Leur point commun ? Tous deux sont des étrangers dans une société moderne mettant en avant l’apparat plus que l’esprit. Déodat, malgré sa laideur que personne ne peut ignorer tant elle est visible, équilibre sa vie par l’étude de l’ornithologie. La combinaison laideur-intelligence intrigue plus qu’elle ne dérange. Le sort de Trémière est différent cependant. Sa beauté étant irritante aux yeux du commun des mortels, même aux yeux de ses parents, elle sera finalement élevée par sa grand-mère qui lui apprendra la contemplation et l’art de la réponse en silence. Ainsi, elle finira par voir la beauté là où les gens du communs ne la voient pas. L'indifférence qu’elle éprouve face à sa propre beauté lui vaudra cependant d’être encore plus détestée par ses pairs.   

 

Malgré la réécriture moderne d’un conte existant depuis 300 ans, rien ne vient transgresser l’univers caractéristique de Nothomb.

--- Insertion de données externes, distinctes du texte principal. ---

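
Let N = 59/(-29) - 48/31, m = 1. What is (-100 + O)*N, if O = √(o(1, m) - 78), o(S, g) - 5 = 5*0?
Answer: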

Les habitués savent que ses romans tournent autour de gentilles réflexions philosophiques et de protagonistes aux noms singuliers. Sans oublier l’évocation traditionnelle de la violence des pairs face à l’étrangeté qui ressort parfois de l’être humain.

 

L’amour, le rejet, l’image de soi, la confrontation aux autres, l’amitié, la famille… Autant de thèmes abordés dans ce conte pour adulte avec pour fil conducteur … les oiseaux que Nothomb qualifie de « sans grand rapport avec notre race et pourtant sans lui être exagérément étrangère, l’espèce aviaire accomplissait ce prodige d’une civilisation parallèle, d’une coexistence pacifique. »  

 

Le récit n’est pas forcément original mais on ne lit pas du Nothomb pour son originalité littéraire mais plus pour ses personnages attachants et ses histoires au vocabulaire dense et atypique.

 

Malgré le trait d’écriture « nothombien » de plus en plus exagéré, voire même forcé par moment, Riquet à la Houppe reste à lire parce qu’au final, on demande tous des histoires qui se terminent en happy ending.